Who'da Thunk It? Trade Figures Send Stocks Stumbling
By Justin Lahart
Senior Writer
8/19/99 1:17 PM ET
If you told someone last week that the stock market would fall because the June trade deficit grew by more than people thought it would, you'd have been asked if you were on crack. Today that comment gets taken with a straight face.

Nobody can remember the trade numbers having an impact on the stock market before. Heck, they hardly ever have much of an effect on the dollar. But at a time when the stock market is spending a lot of time watching the deteriorating greenback, and the greenback is on weak technical footing, this morning's announcement that the trade gap ran to $24.6 billion is having an outsized effect.

The record trade deficit sounded the all-clear for a currency market that already seemed intent on testing the 110-yen level on the dollar. Stocks followed the dollar's swoon from the opening bell, and have stayed solidly in the red all day. "The dollar's getting smacked around, and that brings up some inflation fears and higher-interest-rate fears," said Jim Benning, trader at BT Brokerage. It also disquiets a market worried that capital is flowing away from the U.S. to recovering foreign economies.

"It doesn't look like anything too dramatic, but we're kind of slip-sliding away here," said Benning.

With the dollar trading down 0.86 yen to 111.09, the Dow Jones Industrial average was lately off 82, or 0.8%, to 10,909. The broader S&P 500 was down 15, or 1.1%, to 1318. The tech-swathed Nasdaq Composite Index was down 38, or 1.4%, to 2620 and TheStreet.com Internet Sector index was down 10, or 1.7%, to 557. The small-cap Russell 2000 was down 2, or 0.5%, to 431.

Yet market players cautioned against drawing too strong a relationship between the dollar and stocks. It is late August and the people who aren't on vacation are not trading too much ahead of next Tuesday's Fed meeting. With volume thin, it's good not to trust to much in anything. It doesn't take much to make the market skip a hundred points higher or lower in that kind of environment, said one money manager. "The bears are just pulling on the rope a little bit stronger."

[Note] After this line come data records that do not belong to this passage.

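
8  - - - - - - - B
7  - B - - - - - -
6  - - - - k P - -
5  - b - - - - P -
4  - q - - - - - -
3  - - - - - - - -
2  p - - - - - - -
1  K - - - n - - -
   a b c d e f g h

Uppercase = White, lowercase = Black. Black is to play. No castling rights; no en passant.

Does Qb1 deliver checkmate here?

yes

After Qb1: white king on a1; in check: yes, from the black queen on b1.
King squares — b1: attacked by Pa2; a2: attacked by Qb1; b2: attacked by Qb1.
White has no legal moves → checkmate.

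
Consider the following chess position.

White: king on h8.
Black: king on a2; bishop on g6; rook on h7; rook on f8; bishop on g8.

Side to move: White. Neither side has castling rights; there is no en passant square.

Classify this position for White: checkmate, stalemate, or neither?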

"The general link between the dollar and the market is somewhat nebulous," said Steven Goldman, market strategist at Weeden in Greenwich, Conn. "At times it's highly correlated, at others it isn't."

Goldman supposes that the dollar really is playing something of a role in the market these days, but that it pales compared with interest rates. The dollar weakness "is showing that there's strength overseas," he said. "The abundance of liquidity that washed up on our shores is diminishing. It can affect equity prices -- especially when you have somewhat lofty valuations and the Fed being aggressive."

So far, though, the dollar weakness has only had a limited effect on the bond market, noted Goldman. That suggests that its final effect on equities may be muted.